Well yes they are actually. Earthquakes are the result of underground movement due to stresses at faults overcoming the forces holding the ground in place. If you lubricate joints to reduce the forces holding them in place the net energy caused by underground movements remain the same, the only difference is the release is small and often vs large and rare.

Comment Re:She said cancer was a fungus (Score 1) 256

this sounds to me like practicing medicine without a licence

The problem is that everytime someone does something that would make them guilty of that they are usually legally covered by a size 1 font disclaimer in the cover of the book or at the bottom of their website with the colour code #FEFEFE that says this is not a medical opinion and to seek a doctor.

Heck you should have seen the backlash against one of the stupid fuckwit paleo chefs in Australia by the medical profession. They had to move mountains to get Pete Evan's book withdrawn as it contains recipes potentially dangerous to newborns and they only did that by directly lobbying the publisher to stop working with him.

Comment Re:This is not good... (Score 1) 256

Honestly the sooner this organic foods/whole foods religion dies, the better.
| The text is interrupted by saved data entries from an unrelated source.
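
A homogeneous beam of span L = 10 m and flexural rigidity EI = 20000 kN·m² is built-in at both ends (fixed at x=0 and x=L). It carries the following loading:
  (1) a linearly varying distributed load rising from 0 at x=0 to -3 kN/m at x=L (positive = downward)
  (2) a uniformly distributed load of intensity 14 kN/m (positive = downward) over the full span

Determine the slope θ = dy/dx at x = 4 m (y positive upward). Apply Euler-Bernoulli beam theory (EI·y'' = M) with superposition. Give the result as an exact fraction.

θ(4) = -61/25000 rad

Load 1 — triangular load w₀=-3 kN/m (0→w₀ over full span):
  θ_1 = -w₀(2x(L-x)(L-2x)(x+2L)+x²(L-x)²)/(120LEI) = -(-3)·(2·4·(10-4)·(10-2·4)·(4+2·10)+4²·(10-4)²)/(120·10·20000) = 9/25000 rad
Load 2 — uniform load w=14 kN/m over full span:
  θ_2 = -wx(L-x)(L-2x)/(12EI) = -14·4·(10-4)·(10-2·4)/(12·20000) = -7/2500 rad
Superposition: θ = Σ θ_i = -61/25000 rad ≈ -0.002440 rad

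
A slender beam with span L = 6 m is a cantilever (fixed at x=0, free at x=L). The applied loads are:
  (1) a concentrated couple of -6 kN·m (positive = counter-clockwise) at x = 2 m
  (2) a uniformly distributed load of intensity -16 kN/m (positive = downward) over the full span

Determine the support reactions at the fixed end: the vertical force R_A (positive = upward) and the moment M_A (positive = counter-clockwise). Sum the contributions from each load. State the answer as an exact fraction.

R_A = -96 kN, M_A = -282 kN·m

Load 1 — applied couple M₀=-6 kN·m at a=2 m (b=L-a=4):
  R_A = 0 kN
  M_A = -M₀ = -(-6) = 6 kN·m
Load 2 — uniform load w=-16 kN/m over full span:
  R_A = wL = (-16)·6 = -96 kN
  M_A = wL²/2 = (-16)·6²/2 = -288 kN·m
Superposition: R_A = -96 kN, M_A = -282 kN·m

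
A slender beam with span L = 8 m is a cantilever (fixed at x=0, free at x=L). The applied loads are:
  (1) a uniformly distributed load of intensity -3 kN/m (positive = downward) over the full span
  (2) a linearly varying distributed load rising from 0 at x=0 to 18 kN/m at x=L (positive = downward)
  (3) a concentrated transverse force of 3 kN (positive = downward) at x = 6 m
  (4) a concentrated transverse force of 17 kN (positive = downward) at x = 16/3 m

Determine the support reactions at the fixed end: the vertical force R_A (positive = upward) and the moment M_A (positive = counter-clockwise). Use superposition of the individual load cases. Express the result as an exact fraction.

R_A = 68 kN, M_A = 1190/3 kN·m

Load 1 — uniform load w=-3 kN/m over full span:
  R_A = wL = (-3)·8 = -24 kN
  M_A = wL²/2 = (-3)·8²/2 = -96 kN·m
Load 2 — triangular load w₀=18 kN/m (0→w₀ over full span):
  R_A = w₀L/2 = 18·8/2 = 72 kN
  M_A = w₀L²/3 = 18·8²/3 = 384 kN·m
Load 3 — point force P=3 kN at a=6 m (b=L-a=2):
  R_A = P = 3 kN
  M_A = Pa = 3·6 = 18 kN·m
Load 4 — point force P=17 kN at a=16/3 m (b=L-a=8/3):
  R_A = P = 17 kN
  M_A = Pa = 17·(16/3) = 272/3 kN·m
Superposition: R_A = 68 kN, M_A = 1190/3 kN·m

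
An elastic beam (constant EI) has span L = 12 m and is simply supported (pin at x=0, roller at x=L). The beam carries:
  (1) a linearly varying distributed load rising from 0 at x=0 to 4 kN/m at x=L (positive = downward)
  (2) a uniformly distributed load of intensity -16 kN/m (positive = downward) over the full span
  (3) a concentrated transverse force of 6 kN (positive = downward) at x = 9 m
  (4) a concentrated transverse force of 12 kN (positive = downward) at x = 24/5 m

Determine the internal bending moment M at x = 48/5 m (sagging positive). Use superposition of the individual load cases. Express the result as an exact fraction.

Load 1 — triangular load w₀=4 kN/m (0→w₀ over full span):
  M_1 = w₀Lx/6 - w₀x³/(6L) = 4·12·(48/5)/6 - 4·(48/5)³/(6·12) = 3456/125 kN·m
Load 2 — uniform load w=-16 kN/m over full span:
  M_2 = wx(L-x)/2 = (-16)·(48/5)·(12-(48/5))/2 = -4608/25 kN·m
Load 3 — point force P=6 kN at a=9 m (b=L-a=3):
  M_3 = Pa(L-x)/L  [x>a] = 6·9·(12-(48/5))/12 = 54/5 kN·m
Load 4 — point force P=12 kN at a=24/5 m (b=L-a=36/5):
  M_4 = Pa(L-x)/L  [x>a] = 12·(24/5)·(12-(48/5))/12 = 288/25 kN·m
Superposition: M = Σ M_i = -16794/125 kN·m ≈ -134.352000 kN·m

M(48/5) = -16794/125 kN·m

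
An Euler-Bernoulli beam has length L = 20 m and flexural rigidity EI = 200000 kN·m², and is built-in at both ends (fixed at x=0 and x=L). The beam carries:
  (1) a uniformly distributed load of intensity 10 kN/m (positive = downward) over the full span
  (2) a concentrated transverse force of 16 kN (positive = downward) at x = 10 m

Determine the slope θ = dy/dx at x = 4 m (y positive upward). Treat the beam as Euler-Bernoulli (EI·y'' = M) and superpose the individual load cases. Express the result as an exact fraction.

Load 1 — uniform load w=10 kN/m over full span:
  θ_1 = -wx(L-x)(L-2x)/(12EI) = -10·4·(20-4)·(20-2·4)/(12·200000) = -2/625 rad
Load 2 — point force P=16 kN at a=10 m (b=L-a=10):
  θ_2 = -Pb²x(2aL-(3a+b)x)/(2L³EI)  [x≤a] = -16·10²·4·(2·10·20-(3·10+10)·4)/(2·20³·200000) = -3/6250 rad
Superposition: θ = Σ θ_i = -23/6250 rad ≈ -0.003680 rad

θ(4) = -23/6250 rad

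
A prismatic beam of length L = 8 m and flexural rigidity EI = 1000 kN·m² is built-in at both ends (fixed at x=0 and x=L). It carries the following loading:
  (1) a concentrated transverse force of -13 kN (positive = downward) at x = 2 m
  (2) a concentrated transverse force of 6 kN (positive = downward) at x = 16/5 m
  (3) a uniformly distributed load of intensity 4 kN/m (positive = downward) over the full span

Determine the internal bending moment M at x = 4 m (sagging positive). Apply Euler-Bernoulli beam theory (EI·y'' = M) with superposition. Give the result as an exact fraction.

M(4) = 3377/300 kN·m

Load 1 — point force P=-13 kN at a=2 m (b=L-a=6):
  M_1 = Pa²(a+3b)(L-x)/L³ - Pa²b/L²  [x>a] = (-13)·2²·(2+3·6)·(8-4)/8³ - (-13)·2²·6/8² = -13/4 kN·m
Load 2 — point force P=6 kN at a=16/5 m (b=L-a=24/5):
  M_2 = Pa²(a+3b)(L-x)/L³ - Pa²b/L²  [x>a] = 6·(16/5)²·((16/5)+3·(24/5))·(8-4)/8³ - 6·(16/5)²·(24/5)/8² = 96/25 kN·m
Load 3 — uniform load w=4 kN/m over full span:
  M_3 = wLx/2 - wL²/12 - wx²/2 = 4·8·4/2 - 4·8²/12 - 4·4²/2 = 32/3 kN·m
Superposition: M = Σ M_i = 3377/300 kN·m ≈ 11.256667 kN·m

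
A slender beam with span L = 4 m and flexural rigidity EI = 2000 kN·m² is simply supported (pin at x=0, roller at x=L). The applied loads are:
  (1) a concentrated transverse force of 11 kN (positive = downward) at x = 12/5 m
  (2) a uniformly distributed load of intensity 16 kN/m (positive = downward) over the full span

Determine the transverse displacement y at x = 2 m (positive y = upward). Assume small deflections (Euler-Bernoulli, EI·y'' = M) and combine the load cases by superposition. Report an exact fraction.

Load 1 — point force P=11 kN at a=12/5 m (b=L-a=8/5):
  y_1 = -Pbx(L²-b²-x²)/(6LEI)  [x≤a] = -11·(8/5)·2·(4²-(8/5)²-2²)/(6·4·2000) = -649/93750 m
Load 2 — uniform load w=16 kN/m over full span:
  y_2 = -wx(L³-2Lx²+x³)/(24EI) = -16·2·(4³-2·4·2²+2³)/(24·2000) = -2/75 m
Superposition: y = Σ y_i = -3149/93750 m ≈ -0.033589 m

y(2) = -3149/93750 m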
Yes and no. It needs to stop being put on the insane pedestal that it currently sits on, but it definitely shouldn't die. There's stuff to be said about not doing the stupid shit we currently do, such as colour oranges orange to make them look more like oranges instead of the natural oranges that grow on trees. Or coat Apples in wax. Or load everything with ludicrous amounts of preservatives to that they last for 4 years.
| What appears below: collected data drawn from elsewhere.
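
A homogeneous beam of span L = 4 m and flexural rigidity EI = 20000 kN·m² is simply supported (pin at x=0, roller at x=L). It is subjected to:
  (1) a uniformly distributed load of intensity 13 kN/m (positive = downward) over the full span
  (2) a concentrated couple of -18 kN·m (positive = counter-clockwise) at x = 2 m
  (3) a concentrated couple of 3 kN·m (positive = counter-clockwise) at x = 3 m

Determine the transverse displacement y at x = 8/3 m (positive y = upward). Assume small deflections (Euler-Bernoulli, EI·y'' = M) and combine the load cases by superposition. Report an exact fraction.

y(8/3) = -10169/4860000 m

Load 1 — uniform load w=13 kN/m over full span:
  y_1 = -wx(L³-2Lx²+x³)/(24EI) = -13·(8/3)·(4³-2·4·(8/3)²+(8/3)³)/(24·20000) = -286/151875 m
Load 2 — applied couple M₀=-18 kN·m at a=2 m (b=L-a=2):
  y_2 = (M₀x³/(6L)-M₀(x-a)²/2+C₁x)/EI  [x>a] with C₁=M₀(3b²-L²)/(6L)=3 = ((-18)·(8/3)³/(6·4)-(-18)·((8/3)-2)²/2+3·(8/3))/20000 = -1/9000 m
Load 3 — applied couple M₀=3 kN·m at a=3 m (b=L-a=1):
  y_3 = (M₀x³/(6L)+C₁x)/EI  [x≤a] with C₁=M₀(3b²-L²)/(6L)=-13/8 = (3·(8/3)³/(6·4)+(-13/8)·(8/3))/20000 = -53/540000 m
Superposition: y = Σ y_i = -10169/4860000 m ≈ -0.002092 m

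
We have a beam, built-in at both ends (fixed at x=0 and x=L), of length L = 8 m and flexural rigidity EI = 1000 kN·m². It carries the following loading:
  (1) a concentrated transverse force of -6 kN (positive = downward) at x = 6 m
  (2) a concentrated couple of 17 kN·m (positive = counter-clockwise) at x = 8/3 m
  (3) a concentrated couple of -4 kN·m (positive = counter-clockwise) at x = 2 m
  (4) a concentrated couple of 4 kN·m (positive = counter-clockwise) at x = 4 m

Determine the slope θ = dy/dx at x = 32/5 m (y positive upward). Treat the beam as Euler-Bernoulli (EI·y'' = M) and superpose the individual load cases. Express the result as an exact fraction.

Load 1 — point force P=-6 kN at a=6 m (b=L-a=2):
  θ_1 = Pa²(L-x)(2bL-(3b+a)(L-x))/(2L³EI)  [x>a] = (-6)·6²·(8-(32/5))·(2·2·8-(3·2+6)·(8-(32/5)))/(2·8³·1000) = -27/6250 rad
Load 2 — applied couple M₀=17 kN·m at a=8/3 m (b=L-a=16/3):
  θ_2 = (R_Ax²/2 - M_Ax - M₀(x-a))/EI  [x>a] with R_A=17/6, M_A=0 = ((17/6)·(32/5)²/2 - 0·(32/5) - 17·((32/5)-(8/3)))/1000 = -17/3125 rad
Load 3 — applied couple M₀=-4 kN·m at a=2 m (b=L-a=6):
  θ_3 = (R_Ax²/2 - M_Ax - M₀(x-a))/EI  [x>a] with R_A=-9/16, M_A=3/4 = ((-9/16)·(32/5)²/2 - (3/4)·(32/5) - (-4)·((32/5)-2))/1000 = 4/3125 rad
Load 4 — applied couple M₀=4 kN·m at a=4 m (b=L-a=4):
  θ_4 = (R_Ax²/2 - M_Ax - M₀(x-a))/EI  [x>a] with R_A=3/4, M_A=1 = ((3/4)·(32/5)²/2 - 1·(32/5) - 4·((32/5)-4))/1000 = -2/3125 rad
Superposition: θ = Σ θ_i = -57/6250 rad ≈ -0.009120 rad

θ(32/5) = -57/6250 rad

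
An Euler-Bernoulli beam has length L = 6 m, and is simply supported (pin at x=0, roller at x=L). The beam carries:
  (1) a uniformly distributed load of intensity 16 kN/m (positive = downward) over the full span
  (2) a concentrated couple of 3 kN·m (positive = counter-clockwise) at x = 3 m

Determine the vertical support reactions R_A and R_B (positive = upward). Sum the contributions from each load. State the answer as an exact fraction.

Load 1 — uniform load w=16 kN/m over full span:
  R_A = wL/2 = 16·6/2 = 48 kN
  R_B = wL/2 = 16·6/2 = 48 kN
Load 2 — applied couple M₀=3 kN·m at a=3 m (b=L-a=3):
  R_A = M₀/L = 3/6 = 1/2 kN
  R_B = -M₀/L = -3/6 = -1/2 kN
Superposition: R_A = 97/2 kN, R_B = 95/2 kN

R_A = 97/2 kN, R_B = 95/2 kN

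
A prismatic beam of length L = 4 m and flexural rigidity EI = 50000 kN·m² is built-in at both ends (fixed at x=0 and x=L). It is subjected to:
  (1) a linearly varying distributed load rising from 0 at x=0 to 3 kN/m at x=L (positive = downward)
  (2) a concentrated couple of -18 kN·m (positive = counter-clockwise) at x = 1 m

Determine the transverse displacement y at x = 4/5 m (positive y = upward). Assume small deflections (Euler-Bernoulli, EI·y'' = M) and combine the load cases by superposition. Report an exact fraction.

Load 1 — triangular load w₀=3 kN/m (0→w₀ over full span):
  y_1 = -w₀x²(L-x)²(x+2L)/(120LEI) = -3·(4/5)²·(4-(4/5))²·((4/5)+2·4)/(120·4·50000) = -352/48828125 m
Load 2 — applied couple M₀=-18 kN·m at a=1 m (b=L-a=3):
  y_2 = (R_Ax³/6 - M_Ax²/2)/EI  [x≤a] with R_A=-81/16, M_A=27/8 = ((-81/16)·(4/5)³/6 - (27/8)·(4/5)²/2)/50000 = -189/6250000 m
Superposition: y = Σ y_i = -29257/781250000 m ≈ -0.000037 m

y(4/5) = -29257/781250000 m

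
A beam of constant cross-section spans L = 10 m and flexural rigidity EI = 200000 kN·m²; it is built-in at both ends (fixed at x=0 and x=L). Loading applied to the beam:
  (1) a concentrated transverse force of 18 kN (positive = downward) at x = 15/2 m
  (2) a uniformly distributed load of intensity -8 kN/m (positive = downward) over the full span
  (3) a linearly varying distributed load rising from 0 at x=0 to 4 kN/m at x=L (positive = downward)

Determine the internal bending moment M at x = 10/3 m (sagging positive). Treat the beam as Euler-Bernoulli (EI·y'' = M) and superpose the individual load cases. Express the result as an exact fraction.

Load 1 — point force P=18 kN at a=15/2 m (b=L-a=5/2):
  M_1 = Pb²(3a+b)x/L³ - Pab²/L²  [x≤a] = 18·(5/2)²·(3·(15/2)+(5/2))·(10/3)/10³ - 18·(15/2)·(5/2)²/10² = 15/16 kN·m
Load 2 — uniform load w=-8 kN/m over full span:
  M_2 = wLx/2 - wL²/12 - wx²/2 = (-8)·10·(10/3)/2 - (-8)·10²/12 - (-8)·(10/3)²/2 = -200/9 kN·m
Load 3 — triangular load w₀=4 kN/m (0→w₀ over full span):
  M_3 = 3w₀Lx/20 - w₀L²/30 - w₀x³/(6L) = 3·4·10·(10/3)/20 - 4·10²/30 - 4·(10/3)³/(6·10) = 340/81 kN·m
Superposition: M = Σ M_i = -22145/1296 kN·m ≈ -17.087191 kN·m

M(10/3) = -22145/1296 kN·m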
It's like the global warming debate. People who thing that global warming isn't man made are typically caught suddenly off guard when I start giving them other reasons we should stop polluting the world like something as simple as making the city smell nicer.
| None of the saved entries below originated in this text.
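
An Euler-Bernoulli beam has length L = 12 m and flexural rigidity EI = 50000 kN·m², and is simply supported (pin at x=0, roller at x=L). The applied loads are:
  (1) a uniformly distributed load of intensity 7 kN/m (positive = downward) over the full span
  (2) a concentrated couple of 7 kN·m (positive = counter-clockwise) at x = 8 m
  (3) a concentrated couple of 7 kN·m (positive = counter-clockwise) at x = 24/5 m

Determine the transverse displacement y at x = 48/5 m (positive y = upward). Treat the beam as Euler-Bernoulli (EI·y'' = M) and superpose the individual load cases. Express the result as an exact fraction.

y(48/5) = -43708/1953125 m

Load 1 — uniform load w=7 kN/m over full span:
  y_1 = -wx(L³-2Lx²+x³)/(24EI) = -7·(48/5)·(12³-2·12·(48/5)²+(48/5)³)/(24·50000) = -43848/1953125 m
Load 2 — applied couple M₀=7 kN·m at a=8 m (b=L-a=4):
  y_2 = (M₀x³/(6L)-M₀(x-a)²/2+C₁x)/EI  [x>a] with C₁=M₀(3b²-L²)/(6L)=-28/3 = (7·(48/5)³/(6·12)-7·((48/5)-8)²/2+(-28/3)·(48/5))/50000 = -98/390625 m
Load 3 — applied couple M₀=7 kN·m at a=24/5 m (b=L-a=36/5):
  y_3 = (M₀x³/(6L)-M₀(x-a)²/2+C₁x)/EI  [x>a] with C₁=M₀(3b²-L²)/(6L)=28/25 = (7·(48/5)³/(6·12)-7·((48/5)-(24/5))²/2+(28/25)·(48/5))/50000 = 126/390625 m
Superposition: y = Σ y_i = -43708/1953125 m ≈ -0.022378 m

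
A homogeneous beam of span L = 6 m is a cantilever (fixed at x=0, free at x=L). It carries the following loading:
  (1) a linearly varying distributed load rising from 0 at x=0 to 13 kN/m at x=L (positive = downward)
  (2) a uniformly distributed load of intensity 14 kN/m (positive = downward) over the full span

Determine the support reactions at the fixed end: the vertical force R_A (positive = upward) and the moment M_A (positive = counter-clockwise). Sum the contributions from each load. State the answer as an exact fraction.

R_A = 123 kN, M_A = 408 kN·m

Load 1 — triangular load w₀=13 kN/m (0→w₀ over full span):
  R_A = w₀L/2 = 13·6/2 = 39 kN
  M_A = w₀L²/3 = 13·6²/3 = 156 kN·m
Load 2 — uniform load w=14 kN/m over full span:
  R_A = wL = 14·6 = 84 kN
  M_A = wL²/2 = 14·6²/2 = 252 kN·m
Superposition: R_A = 123 kN, M_A = 408 kN·m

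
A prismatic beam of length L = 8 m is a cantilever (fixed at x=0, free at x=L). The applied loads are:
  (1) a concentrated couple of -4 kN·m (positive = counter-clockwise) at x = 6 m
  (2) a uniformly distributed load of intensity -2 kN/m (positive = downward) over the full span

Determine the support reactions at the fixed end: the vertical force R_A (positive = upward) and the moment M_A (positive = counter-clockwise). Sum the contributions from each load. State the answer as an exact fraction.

R_A = -16 kN, M_A = -60 kN·m

Load 1 — applied couple M₀=-4 kN·m at a=6 m (b=L-a=2):
  R_A = 0 kN
  M_A = -M₀ = -(-4) = 4 kN·m
Load 2 — uniform load w=-2 kN/m over full span:
  R_A = wL = (-2)·8 = -16 kN
  M_A = wL²/2 = (-2)·8²/2 = -64 kN·m
Superposition: R_A = -16 kN, M_A = -60 kN·m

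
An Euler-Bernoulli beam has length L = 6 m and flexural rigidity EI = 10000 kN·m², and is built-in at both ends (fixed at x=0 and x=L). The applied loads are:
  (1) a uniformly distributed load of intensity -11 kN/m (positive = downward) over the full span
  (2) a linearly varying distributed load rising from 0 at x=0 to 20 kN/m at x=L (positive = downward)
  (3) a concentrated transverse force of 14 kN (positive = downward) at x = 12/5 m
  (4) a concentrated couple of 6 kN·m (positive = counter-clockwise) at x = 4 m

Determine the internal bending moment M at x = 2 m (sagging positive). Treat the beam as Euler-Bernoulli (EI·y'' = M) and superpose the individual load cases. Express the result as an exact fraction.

M(2) = 3679/1125 kN·m

Load 1 — uniform load w=-11 kN/m over full span:
  M_1 = wLx/2 - wL²/12 - wx²/2 = (-11)·6·2/2 - (-11)·6²/12 - (-11)·2²/2 = -11 kN·m
Load 2 — triangular load w₀=20 kN/m (0→w₀ over full span):
  M_2 = 3w₀Lx/20 - w₀L²/30 - w₀x³/(6L) = 3·20·6·2/20 - 20·6²/30 - 20·2³/(6·6) = 68/9 kN·m
Load 3 — point force P=14 kN at a=12/5 m (b=L-a=18/5):
  M_3 = Pb²(3a+b)x/L³ - Pab²/L²  [x≤a] = 14·(18/5)²·(3·(12/5)+(18/5))·2/6³ - 14·(12/5)·(18/5)²/6² = 756/125 kN·m
Load 4 — applied couple M₀=6 kN·m at a=4 m (b=L-a=2):
  M_4 = R_Ax - M_A  [x≤a] with R_A=4/3, M_A=2 = (4/3)·2 - 2 = 2/3 kN·m
Superposition: M = Σ M_i = 3679/1125 kN·m ≈ 3.270222 kN·m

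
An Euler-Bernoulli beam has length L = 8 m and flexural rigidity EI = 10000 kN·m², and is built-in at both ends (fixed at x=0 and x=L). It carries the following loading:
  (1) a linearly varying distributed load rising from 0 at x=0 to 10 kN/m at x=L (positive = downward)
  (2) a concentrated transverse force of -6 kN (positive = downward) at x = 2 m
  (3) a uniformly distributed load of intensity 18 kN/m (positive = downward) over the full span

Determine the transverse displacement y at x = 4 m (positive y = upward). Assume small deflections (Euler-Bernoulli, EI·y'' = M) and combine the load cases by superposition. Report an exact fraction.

Load 1 — triangular load w₀=10 kN/m (0→w₀ over full span):
  y_1 = -w₀x²(L-x)²(x+2L)/(120LEI) = -10·4²·(8-4)²·(4+2·8)/(120·8·10000) = -2/375 m
Load 2 — point force P=-6 kN at a=2 m (b=L-a=6):
  y_2 = -Pa²(L-x)²(3bL-(3b+a)(L-x))/(6L³EI)  [x>a] = -(-6)·2²·(8-4)²·(3·6·8-(3·6+2)·(8-4))/(6·8³·10000) = 1/1250 m
Load 3 — uniform load w=18 kN/m over full span:
  y_3 = -wx²(L-x)²/(24EI) = -18·4²·(8-4)²/(24·10000) = -12/625 m
Superposition: y = Σ y_i = -89/3750 m ≈ -0.023733 m

y(4) = -89/3750 m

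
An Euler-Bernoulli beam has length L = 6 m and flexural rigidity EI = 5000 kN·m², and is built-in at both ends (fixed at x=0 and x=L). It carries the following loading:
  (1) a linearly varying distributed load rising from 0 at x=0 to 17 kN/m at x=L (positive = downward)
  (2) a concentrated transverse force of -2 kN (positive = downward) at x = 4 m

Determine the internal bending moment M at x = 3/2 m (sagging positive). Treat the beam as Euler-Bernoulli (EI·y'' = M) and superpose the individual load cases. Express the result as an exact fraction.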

Comment Re:Seems to be OK all around then (Score 1) 616

You don't have a right to not catch diseases from infected people.

Actually you are very wrong about that. See the many cases where people were locked up because they knew they had diseases and spread them around by not taking basic precautions. Someone already linked you to Typoid Mary, but what about the constant cases of people being jailed for unsafe sex while knowingly carrying HIV.

We have a right not be infected due to stupidity / malicious intent; anti-vaxxers fall under both.

Comment Re:Obvious (Score 1) 350

That's not "not clear", that's just an engineering problem. Heck every digital device on the market has a "local oscillator" many devices have multiple local oscillators. Getting a passive receiver complaint with any kind of standards is orders of magnitude easier in both requirements and solving engineering problems than a transmitting device, and even those are quite easy; case in point: every mobile phone or $30 UHF radio.

That and the fact that it's a known engineering problem with a known engineering solution which has been implemented many times before. The Galaxy S had FM, so did the S2, so did my old Saegem dumb phone, so did my not iPod, and my Sony Walkman. Oh and so does my $30 UHF radio.

It is not a problem, the only reason these devices aren't used because there's very little market for it. Heck even in my car I use Pandora via phone instead of FM. Most of commercial radio is a joke, and for the odd occasion when I do tune in I use a digital radio which gives me a far wider option for radio stations locally then the usual shit (40+ stations instead of the 10 or so local ones). FM in the phone is dead because people in general don't want it.

Comment Re:Expected lifetime 3 years. (Score 1) 129

And this is why I never bothered with a SmartTV.

What makes you think the modern dumb TV will last any longer?

We apparently have a smart TV. I don't know exactly I've never actually pushed the button that starts the supposed smart bit, but to me the smarts in a TV is like a centre console in the car. It's just part of some cars, I never use it, and I couldn't care less if the car has it or not.